The move by milk wholesalers comes after a pair of Scottish farmers were reported to have illegally allowed beef from American cloned embryos into the food chain.

Although experts say milk and meat from cloned animals pose no health risks, retailers are on red alert as worried consumers seek to avoid produce linked to cloned embryos.

Today, one Lancashire farmer said he had been provided with a legal document to sign on the back of the controversy over cloned embryos.

And the dairy farmer, Gerry Donkin, of Park Gate Farm, Copster Green in the Ribble Valley, said he was ‘more than happy’ to sign the form.

He said: “I have had a letter from a company I supply asking me to guarantee that I haven’t used cloned embryos and I had no problem signing it.

"We have never used cloned embryos.

“It is on the back of the media coverage over the Scottish farm and they are just acting on it.”

Mr Donkin said other Lancashire farmers had been sent similar letters but that it was unlikely any had ever bought cloned embryos from the US because of the ‘prohibitive’ costs.

He added: “You are looking at £10,000 for a cloned embryo from the US.

“I have bought embryos from this country in the past but I would never even consider buying a cloned one.

“I can say that 99.9 per cent of British farmers will be able to offer the guarantee that they have never bought or used cloned embryos.

“I have certainly never come across anybody in Lancashire who has done it.”

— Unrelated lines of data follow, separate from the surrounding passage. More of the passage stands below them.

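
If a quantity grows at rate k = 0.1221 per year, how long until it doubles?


Exponential growth: P(t) = P₀ e^(0.1221t). Set P(t)/P₀ = 2: e^(0.1221t) = 2.
Solve: t = ln(2)/0.1221 ≈ 5.68 years.


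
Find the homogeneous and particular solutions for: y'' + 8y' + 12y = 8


Characteristic roots of r² + 8r + 12 = 0 are -6, -2.
y_h = C₁e^(-6x) + C₂e^(-2x).
Constant forcing; try y_p = A. Then 12A = 8 ⇒ A = 2/3.
General solution: y = C₁e^(-6x) + C₂e^(-2x) + 2/3.


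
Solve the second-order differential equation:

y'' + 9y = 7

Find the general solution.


Homogeneous part: r² + 9 = 0 ⇒ r = ±3i, so y_h = C₁cos(3x) + C₂sin(3x).
Try constant y_p = A; plug in: 9A = 7 ⇒ A = 7/9.
General solution: y = C₁cos(3x) + C₂sin(3x) + 7/9.


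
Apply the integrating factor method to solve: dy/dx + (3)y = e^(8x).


P(x) = 3 ⇒ μ = e^(3x).
(μ y)' = e^(11x) ⇒ μ y = e^(11x)/11 + C.
Divide by μ: y = (1/11)e^(8x) + Ce^(-3x).


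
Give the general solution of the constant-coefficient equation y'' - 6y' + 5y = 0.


Characteristic equation: r² - 6r + 5 = 0.
Factor: (r - 1)(r - 5) = 0 ⇒ r = 1, 5 (distinct real).
General solution: y = C₁e^(x) + C₂e^(5x).


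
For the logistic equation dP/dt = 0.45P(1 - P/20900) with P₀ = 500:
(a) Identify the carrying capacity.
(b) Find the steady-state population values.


Logistic ODE dP/dt = 0.45P(1 - P/20900) has equilibria where dP/dt = 0, i.e. P = 0 or P = 20900.
The coefficient (1 - P/K) = 0 when P = K, identifying K = 20900 as the carrying capacity.
(a) K = 20900; (b) equilibria P = 0 and P = 20900.


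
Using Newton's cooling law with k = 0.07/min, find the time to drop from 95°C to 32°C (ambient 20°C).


From T(t) = T_a + (T₀ - T_a)e^(-kt), set T(t) = 32:
(32 - 20) / (95 - 20) = e^(-0.07t), so t = -ln(0.160)/0.07 ≈ 26.2 minutes.


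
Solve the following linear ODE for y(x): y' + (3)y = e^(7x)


P(x) = 3 ⇒ μ = e^(3x).
(μ y)' = e^(10x) ⇒ μ y = e^(10x)/10 + C.
Divide by μ: y = (1/10)e^(7x) + Ce^(-3x).


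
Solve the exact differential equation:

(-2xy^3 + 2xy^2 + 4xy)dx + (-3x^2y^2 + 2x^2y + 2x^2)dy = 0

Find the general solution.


Check exactness: ∂M/∂y = -6xy^2 + 4xy + 4x and ∂N/∂x = -6xy^2 + 4xy + 4x; equal, so the equation is exact.
Integrate M with respect to x (treating y as constant): ∫M dx = -x^2y^3 + x^2y^2 + 2x^2y + h(y).
Differentiate w.r.t. y and set equal to N: all terms match, so h'(y) = 0 and h is a constant absorbed into C.
General solution: -x^2y^3 + x^2y^2 + 2x^2y = C.


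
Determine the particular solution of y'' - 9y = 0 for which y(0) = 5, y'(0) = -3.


Characteristic roots of r² - 9 = 0 are 3, -3.
General solution y = c₁ e^(3x) + c₂ e^(-3x).
Apply y(0) = 5: c₁ + c₂ = 5. Apply y'(0) = -3: 3 c₁ - 3 c₂ = -3.
Solve: c₁ = 2, c₂ = 3.
Particular solution: y = 2e^(3x) + 3e^(-3x).


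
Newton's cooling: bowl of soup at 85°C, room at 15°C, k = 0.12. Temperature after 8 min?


Newton's law: dT/dt = -k(T - T_a) has solution T(t) = T_a + (T₀ - T_a)e^(-kt).
Plug in T_a = 15, T₀ = 85, k = 0.12, t = 8: T(8) = 15 + (70)e^(-0.96) ≈ 41.8°C.


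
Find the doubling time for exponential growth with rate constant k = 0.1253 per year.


Exponential growth: P(t) = P₀ e^(0.1253t). Set P(t)/P₀ = 2: e^(0.1253t) = 2.
Solve: t = ln(2)/0.1253 ≈ 5.53 years.


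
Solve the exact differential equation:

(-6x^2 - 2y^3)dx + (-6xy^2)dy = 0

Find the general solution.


Check exactness: ∂M/∂y = -6y^2 and ∂N/∂x = -6y^2; equal, so the equation is exact.
Integrate M with respect to x (treating y as constant): ∫M dx = -2x^3 - 2xy^3 + h(y).
Differentiate w.r.t. y and set equal to N: all terms match, so h'(y) = 0 and h is a constant absorbed into C.
General solution: -2x^3 - 2xy^3 = C.


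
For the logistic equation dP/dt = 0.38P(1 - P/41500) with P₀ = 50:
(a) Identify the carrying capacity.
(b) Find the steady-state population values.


Logistic ODE dP/dt = 0.38P(1 - P/41500) has equilibria where dP/dt = 0, i.e. P = 0 or P = 41500.
The coefficient (1 - P/K) = 0 when P = K, identifying K = 41500 as the carrying capacity.
(a) K = 41500; (b) equilibria P = 0 and P = 41500.


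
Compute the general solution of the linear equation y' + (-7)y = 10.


P(x) = -7 ⇒ μ = e^(-7x).
(μ y)' = 10e^(-7x) ⇒ μ y = -(10/7)e^(-7x) + C.
Divide by μ: y = -10/7 + Ce^(7x).


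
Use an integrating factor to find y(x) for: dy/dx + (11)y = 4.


P(x) = 11, Q(x) = 4; integrating factor μ = e^(11x).
(μ y)' = 4e^(11x) ⇒ μ y = (4/11)e^(11x) + C.
Divide by μ: y = 4/11 + Ce^(-11x).


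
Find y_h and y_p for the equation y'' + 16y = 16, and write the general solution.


Homogeneous part: r² + 16 = 0 ⇒ r = ±4i, so y_h = C₁cos(4x) + C₂sin(4x).
Try constant y_p = A; plug in: 16A = 16 ⇒ A = 1.
General solution: y = C₁cos(4x) + C₂sin(4x) + 1.


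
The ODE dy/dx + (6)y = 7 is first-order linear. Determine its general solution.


P(x) = 6, Q(x) = 7; integrating factor μ = e^(6x).
(μ y)' = 7e^(6x) ⇒ μ y = (7/6)e^(6x) + C.
Divide by μ: y = 7/6 + Ce^(-6x).


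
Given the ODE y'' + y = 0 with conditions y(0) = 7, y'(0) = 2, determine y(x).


Characteristic roots of r² + 1 = 0 are ±1i, so y = C₁cos(x) + C₂sin(x).
Apply y(0) = 7: C₁ = 7. Differentiate and apply y'(0) = 2: 1·C₂ = 2, so C₂ = 2.
Particular solution: y = 7cos(x) + 2sin(x).


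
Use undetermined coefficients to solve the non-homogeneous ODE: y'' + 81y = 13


Homogeneous part: r² + 81 = 0 ⇒ r = ±9i, so y_h = C₁cos(9x) + C₂sin(9x).
Try constant y_p = A; plug in: 81A = 13 ⇒ A = 13/81.
General solution: y = C₁cos(9x) + C₂sin(9x) + 13/81.


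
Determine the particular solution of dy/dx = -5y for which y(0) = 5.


General solution of y' = -5y is y = Ce^(-5x).
Apply y(0) = 5: C = 5.
Particular solution: y = 5e^(-5x).


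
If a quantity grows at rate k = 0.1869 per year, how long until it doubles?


Exponential growth: P(t) = P₀ e^(0.1869t). Set P(t)/P₀ = 2: e^(0.1869t) = 2.
Solve: t = ln(2)/0.1869 ≈ 3.71 years.


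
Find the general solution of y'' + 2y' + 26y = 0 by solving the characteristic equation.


Characteristic equation: r² + 2r + 26 = 0.
Discriminant is negative; roots r = -1 ± 5i (complex conjugate pair).
General solution uses e^(α x)(C₁ cos(β x) + C₂ sin(β x)): y = e^(-x)(C₁cos(5x) + C₂sin(5x)).


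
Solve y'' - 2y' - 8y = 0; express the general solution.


Characteristic equation: r² - 2r - 8 = 0.
Factor: (r + 2)(r - 4) = 0 ⇒ r = -2, 4 (distinct real).
General solution: y = C₁e^(-2x) + C₂e^(4x).


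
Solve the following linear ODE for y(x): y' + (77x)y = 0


P(x) = 77x ⇒ μ = e^((77/2)x²).
Q(x) = 0 so μ y is constant: y = Ce^(-(77/2)x²).


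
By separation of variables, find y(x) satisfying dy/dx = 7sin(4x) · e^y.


Separate: e^(-y) dy = 7sin(4x) dx.
Integrate: -e^(-y) = -(7/4)cos(4x) + C₀.
Rearrange: e^(-y) = (7/4)cos(4x) + C.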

David Graveston, a Gisburn dairy farmer and a former chairman of the Lancashire branch of the National Farmers’ Union (NFU), said he believed that ‘one or two’ farmers in the county may have bought embryos from the US.

But he did not know of anyone who had bought or used cloned embryos.

Both Mr Donkin and Mr Graveston, along with the Food Standards Agency (FSA) and NFU, have urged consumers not to panic over the meat from cloned embryos entering the food chain.